The Minister of Labour and Employment, Chris Ngige, has urged the incoming president, Bola Tinubu to review the current minimum wage of N30,000 currently obtainable in Nigeria.
The minister, who appeared on Channels Television’s Politics Today on Wednesday, stated that he would write in his handover notes that the discussion about minimum wage should begin as soon as the next government is sworn in in May 2023, rather than when it is implemented in May 2024.
According to the most recent law, he added, these talks between the federal government, the business sector, and the states should begin a year before the law goes into effect.
He said, “It is a tripartite negotiation involving public sector, private sector and state governments.

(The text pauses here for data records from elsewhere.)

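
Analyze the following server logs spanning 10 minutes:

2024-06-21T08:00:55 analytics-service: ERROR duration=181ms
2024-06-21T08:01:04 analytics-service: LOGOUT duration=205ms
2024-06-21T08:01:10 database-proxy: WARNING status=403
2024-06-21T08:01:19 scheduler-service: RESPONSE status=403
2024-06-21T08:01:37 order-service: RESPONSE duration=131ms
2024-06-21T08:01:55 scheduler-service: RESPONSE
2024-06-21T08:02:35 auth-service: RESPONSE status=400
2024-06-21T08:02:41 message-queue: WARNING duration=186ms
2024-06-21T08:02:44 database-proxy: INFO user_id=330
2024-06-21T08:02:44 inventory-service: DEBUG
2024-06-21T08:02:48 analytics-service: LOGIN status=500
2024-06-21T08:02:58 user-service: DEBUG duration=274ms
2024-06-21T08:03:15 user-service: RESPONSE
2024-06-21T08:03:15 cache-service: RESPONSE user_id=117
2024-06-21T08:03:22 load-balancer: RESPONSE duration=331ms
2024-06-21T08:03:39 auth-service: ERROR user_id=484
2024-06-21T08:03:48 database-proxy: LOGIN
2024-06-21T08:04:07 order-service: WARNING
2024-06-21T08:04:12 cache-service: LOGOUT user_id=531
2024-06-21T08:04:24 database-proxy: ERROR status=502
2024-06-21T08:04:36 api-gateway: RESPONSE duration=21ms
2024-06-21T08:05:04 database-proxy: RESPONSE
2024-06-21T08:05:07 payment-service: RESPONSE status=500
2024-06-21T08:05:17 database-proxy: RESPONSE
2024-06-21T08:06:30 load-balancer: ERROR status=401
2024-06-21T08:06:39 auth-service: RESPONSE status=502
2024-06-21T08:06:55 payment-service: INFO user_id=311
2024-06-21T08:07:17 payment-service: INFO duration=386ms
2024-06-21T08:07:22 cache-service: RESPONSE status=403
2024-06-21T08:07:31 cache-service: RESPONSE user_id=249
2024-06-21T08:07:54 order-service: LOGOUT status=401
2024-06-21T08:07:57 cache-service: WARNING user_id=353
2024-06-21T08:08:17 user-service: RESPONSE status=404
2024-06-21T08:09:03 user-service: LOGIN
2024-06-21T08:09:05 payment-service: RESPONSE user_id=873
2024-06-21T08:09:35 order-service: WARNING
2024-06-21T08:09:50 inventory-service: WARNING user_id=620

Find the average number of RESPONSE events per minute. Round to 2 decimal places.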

We entrenched in that bill or law that minimum wage will now have an automaticity of review every five years.
“So, from 2019 when it came into effect to 2024 will be five years but we also made a recommendation in our document which we submitted that the discussion, the negotiation should start one year from May 2024 when it supposed to kick-start.
“So, I’m envisaging that as from May 2023, the government will empanel the new minimum wage review committee for the nation.
“In my handover note which I am going to hand over to the transition committee and the next government, I am recommending that the discussions start anytime from May 2023.”
Ngige also mentioned that the Federal Government has approved a wage increase for government officials beginning on January 1, 2023, and that this increase is already accounted for in the 2023 budget.
In light of the country’s current economic situation, the minister said a raise in salaries was necessary, though he noted that President Major General Muhammadu Buhari (ret.) has not yet approved the percentage that will be used.
He said, “In the Presidential Committee on Salaries, we have done something for the civil servants for those who are on Consolidated Public Service Salary Structure and some corporations, MDAs that are on that CONPSS. CONPSS is the salary scale for civil servants.
“We put a percentage for the President to approve, we have approved it at our own committee level. We said it should take effect from January 1, 2023.”